Design
Requirements
Some of the requirements that lead to the current design of FactStore are
- minimal operational effort needed
- Stateless for simple Fail-over
- Stateless for horizontal scalability (for reading)
- well-known data persistence layer for ease of operation
- well-known data persistence layer to be future proof in the light of the german data protection laws (and yes, that’s not a trivial one)
- fast enough when writing
- fast for reading
- simple (!) enough for teams with very different tools to be able to integrate with their chosen environment
NON-Requirements are
- excessive write performance (as in high speed trading)
- full-blown Application Framework
Choices
Based on the aforementioned requirements, let us highlight some technical choices.

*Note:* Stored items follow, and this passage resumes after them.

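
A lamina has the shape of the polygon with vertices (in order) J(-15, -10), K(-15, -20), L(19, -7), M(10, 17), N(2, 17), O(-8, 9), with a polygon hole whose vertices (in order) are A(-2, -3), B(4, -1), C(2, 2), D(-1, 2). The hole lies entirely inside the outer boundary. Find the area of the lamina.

Outer boundary:
Apply the surveyor's formula: 2A = Σ (x_i·y_{i+1} − x_{i+1}·y_i), indices taken mod 6.
Σ = (150) + (485) + (393) + (136) + (154) + (215) = 1533
Area = |Σ|/2 = 766.5.
Hole:
Σ = (14) + (10) + (6) + (7) = 37
Area = |Σ|/2 = 18.5.
Net area = 766.5 − 18.5 = 748.

748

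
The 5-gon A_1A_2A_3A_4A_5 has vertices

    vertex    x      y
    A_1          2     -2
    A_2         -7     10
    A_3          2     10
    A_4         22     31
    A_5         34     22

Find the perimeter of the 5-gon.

|A_1A_2| = √((-9)² + (12)²) = √225 = 15
|A_2A_3| = √((9)² + (0)²) = √81 = 9
|A_3A_4| = √((20)² + (21)²) = √841 = 29
|A_4A_5| = √((12)² + (-9)²) = √225 = 15
|A_5A_1| = √((-32)² + (-24)²) = √1600 = 40
Perimeter = 15 + 9 + 29 + 15 + 40 = 108.

108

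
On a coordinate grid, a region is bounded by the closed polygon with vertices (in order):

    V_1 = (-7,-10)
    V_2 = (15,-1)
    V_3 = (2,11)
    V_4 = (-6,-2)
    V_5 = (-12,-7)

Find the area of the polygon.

237.5

Apply the shoelace (surveyor's) formula: 2A = Σ (x_i·y_{i+1} − x_{i+1}·y_i), indices taken mod 5.
V_1→V_2: (-7)(-1) − (15)(-10) = 157
V_2→V_3: (15)(11) − (2)(-1) = 167
V_3→V_4: (2)(-2) − (-6)(11) = 62
V_4→V_5: (-6)(-7) − (-12)(-2) = 18
V_5→V_1: (-12)(-10) − (-7)(-7) = 71
Σ = 475
Area = |Σ|/2 = 237.5.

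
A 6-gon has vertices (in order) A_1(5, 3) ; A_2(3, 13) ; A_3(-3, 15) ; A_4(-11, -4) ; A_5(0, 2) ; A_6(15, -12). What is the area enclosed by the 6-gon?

185

A_1→A_2: (5)(13) − (3)(3) = 56
A_2→A_3: (3)(15) − (-3)(13) = 84
A_3→A_4: (-3)(-4) − (-11)(15) = 177
A_4→A_5: (-11)(2) − (0)(-4) = -22
A_5→A_6: (0)(-12) − (15)(2) = -30
A_6→A_1: (15)(3) − (5)(-12) = 105
Σ = 370
Area = |Σ|/2 = 185.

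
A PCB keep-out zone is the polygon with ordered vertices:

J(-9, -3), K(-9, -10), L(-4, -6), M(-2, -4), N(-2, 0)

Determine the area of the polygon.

39.5

Σ = (63) + (14) + (4) + (-8) + (6) = 79
Area = |Σ|/2 = 39.5.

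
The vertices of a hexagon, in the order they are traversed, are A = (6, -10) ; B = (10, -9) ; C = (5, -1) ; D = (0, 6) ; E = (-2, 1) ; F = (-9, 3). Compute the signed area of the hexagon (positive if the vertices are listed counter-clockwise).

Σ = (46) + (35) + (30) + (12) + (3) + (72) = 198
Signed area = Σ/2 = 99 (positive ⇒ counter-clockwise traversal).

99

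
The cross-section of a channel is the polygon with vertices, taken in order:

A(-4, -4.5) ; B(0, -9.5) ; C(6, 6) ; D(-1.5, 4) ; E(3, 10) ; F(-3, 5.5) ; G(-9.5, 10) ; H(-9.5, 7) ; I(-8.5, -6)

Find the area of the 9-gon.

164.5

Apply Gauss's area formula: 2A = Σ (x_i·y_{i+1} − x_{i+1}·y_i), indices taken mod 9.
Cross-terms: 38, 57, 33, -27, 46.5, 22.25, 28.5, 116.5, 14.25  ⇒  Σ = 329
Area = |Σ|/2 = 164.5.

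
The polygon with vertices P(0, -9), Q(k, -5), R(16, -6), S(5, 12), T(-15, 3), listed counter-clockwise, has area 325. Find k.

Write out the shoelace sum; only the two edges meeting at Q involve k:
2·Area = [(0·(-5) − k·(-9)) + (k·(-6) − 16·(-5))] + 552
       = 3·k + 632 = 650
⇒ k = 6.

6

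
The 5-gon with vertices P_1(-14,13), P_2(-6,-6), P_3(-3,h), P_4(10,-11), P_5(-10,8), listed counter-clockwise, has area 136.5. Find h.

Write out the shoelace sum; only the two edges meeting at P_3 involve h:
2·Area = [((-6)·h − (-3)·(-6)) + ((-3)·(-11) − 10·h)] + 114
       = -16·h + 129 = 273
⇒ h = -9.

-9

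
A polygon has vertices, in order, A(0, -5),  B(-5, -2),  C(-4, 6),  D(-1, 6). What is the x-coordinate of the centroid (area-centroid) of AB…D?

-46/19

Apply the surveyor's formula. First the cross-terms c_i = x_i·y_{i+1} − x_{i+1}·y_i:
  -25, -38, -18, 5  ⇒  2A = -76, A = -38.
Then Σ (x_i + x_{i+1})·c_i = 552, so x̄ = 552 / (6·(-38)) = -46/19.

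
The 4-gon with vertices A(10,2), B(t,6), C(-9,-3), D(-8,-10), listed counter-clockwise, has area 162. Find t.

-12

Write out the shoelace sum; only the two edges meeting at B involve t:
2·Area = [(10·6 − t·2) + (t·(-3) − (-9)·6)] + 150
       = -5·t + 264 = 324
⇒ t = -12.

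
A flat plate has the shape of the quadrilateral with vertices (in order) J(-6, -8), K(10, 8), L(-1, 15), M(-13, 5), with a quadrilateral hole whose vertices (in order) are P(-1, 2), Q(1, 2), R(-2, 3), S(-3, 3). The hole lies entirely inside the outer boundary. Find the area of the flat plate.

Outer boundary:
Apply the shoelace (surveyor's) formula: 2A = Σ (x_i·y_{i+1} − x_{i+1}·y_i), indices taken mod 4.
J→K: (-6)(8) − (10)(-8) = 32
K→L: (10)(15) − (-1)(8) = 158
L→M: (-1)(5) − (-13)(15) = 190
M→J: (-13)(-8) − (-6)(5) = 134
Σ = 514
Area = |Σ|/2 = 257.
Hole:
Apply the shoelace formula: 2A = Σ (x_i·y_{i+1} − x_{i+1}·y_i), indices taken mod 4.
P→Q: (-1)(2) − (1)(2) = -4
Q→R: (1)(3) − (-2)(2) = 7
R→S: (-2)(3) − (-3)(3) = 3
S→P: (-3)(2) − (-1)(3) = -3
Σ = 3
Area = |Σ|/2 = 1.5.
Net area = 257 − 1.5 = 255.5.

255.5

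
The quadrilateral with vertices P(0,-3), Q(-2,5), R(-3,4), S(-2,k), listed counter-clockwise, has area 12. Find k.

Write out the shoelace sum; only the two edges meeting at S involve k:
2·Area = [((-3)·k − (-2)·4) + ((-2)·(-3) − 0·k)] + 1
       = -3·k + 15 = 24
⇒ k = -3.

-3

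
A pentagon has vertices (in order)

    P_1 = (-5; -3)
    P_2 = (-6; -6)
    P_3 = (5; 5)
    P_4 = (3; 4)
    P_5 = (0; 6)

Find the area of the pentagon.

32.5

Apply the shoelace formula: 2A = Σ (x_i·y_{i+1} − x_{i+1}·y_i), indices taken mod 5.
Cross-terms: 12, 0, 5, 18, 30  ⇒  Σ = 65
Area = |Σ|/2 = 32.5.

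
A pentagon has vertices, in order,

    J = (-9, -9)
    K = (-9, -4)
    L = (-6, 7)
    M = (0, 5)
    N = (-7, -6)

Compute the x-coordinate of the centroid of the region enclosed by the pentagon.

-953/177

Apply Gauss's area formula. First the cross-terms c_i = x_i·y_{i+1} − x_{i+1}·y_i:
  -45, -87, -30, 35, 9  ⇒  2A = -118, A = -59.
Then Σ (x_i + x_{i+1})·c_i = 1906, so x̄ = 1906 / (6·(-59)) = -953/177.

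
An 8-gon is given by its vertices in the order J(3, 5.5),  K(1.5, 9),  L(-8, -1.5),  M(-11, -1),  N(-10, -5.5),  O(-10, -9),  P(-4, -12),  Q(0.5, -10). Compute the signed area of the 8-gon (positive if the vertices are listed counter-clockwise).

Σ = (18.75) + (69.75) + (-8.5) + (50.5) + (35) + (84) + (46) + (32.75) = 328.25
Signed area = Σ/2 = 164.125 (positive ⇒ counter-clockwise traversal).

164.125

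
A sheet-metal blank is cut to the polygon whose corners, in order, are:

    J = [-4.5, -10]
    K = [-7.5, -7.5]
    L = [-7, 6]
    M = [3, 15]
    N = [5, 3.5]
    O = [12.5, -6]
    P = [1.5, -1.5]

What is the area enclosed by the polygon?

215.75

Cross-terms: -41.25, -97.5, -123, -64.5, -73.75, -9.75, -21.75  ⇒  Σ = -431.5
Area = |Σ|/2 = 215.75.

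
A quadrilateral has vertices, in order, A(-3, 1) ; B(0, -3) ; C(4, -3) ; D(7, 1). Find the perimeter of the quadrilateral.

24

|AB| = √((3)² + (-4)²) = √25 = 5
|BC| = √((4)² + (0)²) = √16 = 4
|CD| = √((3)² + (4)²) = √25 = 5
|DA| = √((-10)² + (0)²) = √100 = 10
Perimeter = 5 + 4 + 5 + 10 = 24.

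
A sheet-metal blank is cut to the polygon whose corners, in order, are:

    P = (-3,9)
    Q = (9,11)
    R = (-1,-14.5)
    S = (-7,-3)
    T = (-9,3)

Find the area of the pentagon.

226

Apply the shoelace (surveyor's) formula: 2A = Σ (x_i·y_{i+1} − x_{i+1}·y_i), indices taken mod 5.
Cross-terms: -114, -119.5, -98.5, -48, -72  ⇒  Σ = -452
Area = |Σ|/2 = 226.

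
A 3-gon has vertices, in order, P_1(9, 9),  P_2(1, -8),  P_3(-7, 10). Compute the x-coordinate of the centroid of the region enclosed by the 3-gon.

Apply the shoelace (surveyor's) formula. First the cross-terms c_i = x_i·y_{i+1} − x_{i+1}·y_i:
  -81, -46, -153  ⇒  2A = -280, A = -140.
Then Σ (x_i + x_{i+1})·c_i = -840, so x̄ = -840 / (6·(-140)) = 1.

1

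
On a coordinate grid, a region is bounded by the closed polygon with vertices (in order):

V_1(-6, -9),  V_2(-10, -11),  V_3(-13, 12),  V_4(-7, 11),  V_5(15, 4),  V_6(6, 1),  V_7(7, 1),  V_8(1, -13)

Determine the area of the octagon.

364

Apply the shoelace (surveyor's) formula: 2A = Σ (x_i·y_{i+1} − x_{i+1}·y_i), indices taken mod 8.
Cross-terms: -24, -263, -59, -193, -9, -1, -92, -87  ⇒  Σ = -728
Area = |Σ|/2 = 364.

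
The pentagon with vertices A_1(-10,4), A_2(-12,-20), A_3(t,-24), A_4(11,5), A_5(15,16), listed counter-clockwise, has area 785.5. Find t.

18

Write out the shoelace sum; only the two edges meeting at A_3 involve t:
2·Area = [((-12)·(-24) − t·(-20)) + (t·5 − 11·(-24))] + 569
       = 25·t + 1121 = 1571
⇒ t = 18.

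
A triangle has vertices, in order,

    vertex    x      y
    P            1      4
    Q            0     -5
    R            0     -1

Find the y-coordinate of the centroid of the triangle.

-2/3

Apply Gauss's area formula. First the cross-terms c_i = x_i·y_{i+1} − x_{i+1}·y_i:
  -5, 0, 1  ⇒  2A = -4, A = -2.
Then Σ (y_i + y_{i+1})·c_i = 8, so ȳ = 8 / (6·(-2)) = -2/3.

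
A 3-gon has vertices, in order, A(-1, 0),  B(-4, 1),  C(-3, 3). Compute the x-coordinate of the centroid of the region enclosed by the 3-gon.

-8/3

Apply Gauss's area formula. First the cross-terms c_i = x_i·y_{i+1} − x_{i+1}·y_i:
  -1, -9, 3  ⇒  2A = -7, A = -3.5.
Then Σ (x_i + x_{i+1})·c_i = 56, so x̄ = 56 / (6·(-3.5)) = -8/3.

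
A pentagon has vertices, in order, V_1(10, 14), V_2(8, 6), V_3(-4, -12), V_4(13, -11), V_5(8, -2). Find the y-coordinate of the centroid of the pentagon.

Apply the shoelace (surveyor's) formula. First the cross-terms c_i = x_i·y_{i+1} − x_{i+1}·y_i:
  -52, -72, 200, 62, 132  ⇒  2A = 270, A = 135.
Then Σ (y_i + y_{i+1})·c_i = -4430, so ȳ = -4430 / (6·135) = -443/81.

-443/81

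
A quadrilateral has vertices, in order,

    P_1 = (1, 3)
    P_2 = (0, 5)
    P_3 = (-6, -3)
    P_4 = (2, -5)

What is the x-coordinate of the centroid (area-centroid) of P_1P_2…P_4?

-143/123

Apply Gauss's area formula. First the cross-terms c_i = x_i·y_{i+1} − x_{i+1}·y_i:
  5, 30, 36, 11  ⇒  2A = 82, A = 41.
Then Σ (x_i + x_{i+1})·c_i = -286, so x̄ = -286 / (6·41) = -143/123.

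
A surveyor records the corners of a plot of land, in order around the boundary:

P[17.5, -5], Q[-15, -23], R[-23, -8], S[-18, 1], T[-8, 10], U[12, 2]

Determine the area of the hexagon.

P→Q: (17.5)(-23) − (-15)(-5) = -477.5
Q→R: (-15)(-8) − (-23)(-23) = -409
R→S: (-23)(1) − (-18)(-8) = -167
S→T: (-18)(10) − (-8)(1) = -172
T→U: (-8)(2) − (12)(10) = -136
U→P: (12)(-5) − (17.5)(2) = -95
Σ = -1456.5
Area = |Σ|/2 = 728.25.

728.25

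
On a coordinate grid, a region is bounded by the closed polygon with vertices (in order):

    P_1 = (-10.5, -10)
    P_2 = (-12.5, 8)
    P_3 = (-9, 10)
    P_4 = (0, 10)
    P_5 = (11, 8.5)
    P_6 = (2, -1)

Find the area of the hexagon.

Σ = (-209) + (-53) + (-90) + (-110) + (-28) + (-30.5) = -520.5
Area = |Σ|/2 = 260.25.

260.25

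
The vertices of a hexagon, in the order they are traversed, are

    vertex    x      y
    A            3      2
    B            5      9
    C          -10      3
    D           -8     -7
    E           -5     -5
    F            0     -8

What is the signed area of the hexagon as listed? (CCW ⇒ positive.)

Apply the shoelace formula: 2A = Σ (x_i·y_{i+1} − x_{i+1}·y_i), indices taken mod 6.
Cross-terms: 17, 105, 94, 5, 40, 24  ⇒  Σ = 285
Signed area = Σ/2 = 142.5 (positive ⇒ counter-clockwise traversal).

142.5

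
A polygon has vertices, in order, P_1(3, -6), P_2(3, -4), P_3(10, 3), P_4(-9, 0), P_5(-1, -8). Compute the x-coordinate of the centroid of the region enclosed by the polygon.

5/69

Apply the surveyor's formula. First the cross-terms c_i = x_i·y_{i+1} − x_{i+1}·y_i:
  6, 49, 27, 72, 30  ⇒  2A = 184, A = 92.
Then Σ (x_i + x_{i+1})·c_i = 40, so x̄ = 40 / (6·92) = 5/69.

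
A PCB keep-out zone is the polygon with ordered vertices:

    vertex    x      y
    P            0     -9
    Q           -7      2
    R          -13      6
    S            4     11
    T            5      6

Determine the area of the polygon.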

PostgreSQL for persistence
Some Reasons for choosing PostgreSQL as persistence layer for the Events:
Serializability / Atomicity
Both technical requirements are trivial when choosing a RDBMS, due to its ACID nature and the availability of Sequences.
Familiarity
Monitoring, Alerting, Backup, Point in time recovery, Authentication / Authorization, read-replication, fail-over … All of those are properties of a good RDBMS and it is hard to find more mature solutions than the ones we can find there.
Flexible Queries
While Document datastores like MongoDB certainly have more to offer here, PostgreSQL is surprisingly good with JSON. FactCast uses GIN Indexes on JSONB Columns in order to find matching Facts for subscriptions easily.
Coordination
With LISTEN
and NOTIFY
PostgreSQL makes the transition from a passive Data-store to a reactive one, that can be used to guarantee low latency pushes of new Facts down to subscribers, irrelevant at which instance of FactCast the write has happened, without the need of any further message-bus/topic/whatever.
Read-Replicas
A solved problem, that might help you with more than moderate traffic. While we would rather consider partitioning your Facts, in the first place, it might be a welcome ’last resort’ when you have lots and lots of subscribers.
Cloud-ready
With AWS RDS for instance, it is rather trivial to setup and operate a PostgreSQL that satisfies the above needs. It is unlikely to find a respectable cloud platform without postgresql.
GRPC
When it comes to raw performance, REST might not always be the best option. In order to offer a more compact transport, but yet stay platform neutral, FactCast also has a GRPC API. GRPC has a lot of implementations in languages like:
- C++
- Java
- Python
- Go
- Ruby
- C#
- Node.js
- Android Java
- Objective C
- and even PHP
Spring Boot (Server)
Spring Boot is a simple Framework to quickly spin up Java Servers. The FactCast Server is implemented using Spring Boot as a container.
Spring (GRPC Client)
In order to make it easy to use the GRPC Client from java, the factcast-client-grpc module depends on Spring as well. This dependency is not exactly tight, so if there is a good reason to, you might want to implement a GRPC Client free of Spring dependencies. If so, let us know.
Limitations
Multi-region distribution with Primary/Primary replication
FactCast is written (and works out of the box) for deployments that contain any number of FactCast Servers that share one PostgreSQL database. To be clear: the FactCast Server itself is horizontally scalable and capable of load-balancing and failover.
While this might sound like a major limitation, it actually hardly is due to several performance optimizations within the FactCast server, as well as the extensive scalability and failover options of today’s cloud offerings.
While there is no technical reason you cannot use FactCast in a multi-database scenario, you’ll have to give it a little thought. If you have doubts, feel free to contact us to discuss your situation.
High-speed trading or gambling
We easily publish thousands and serve and process hundreds of thousands of facts a second. However, if your requirements are in a completely different ballpark, you might want to look at different solutions.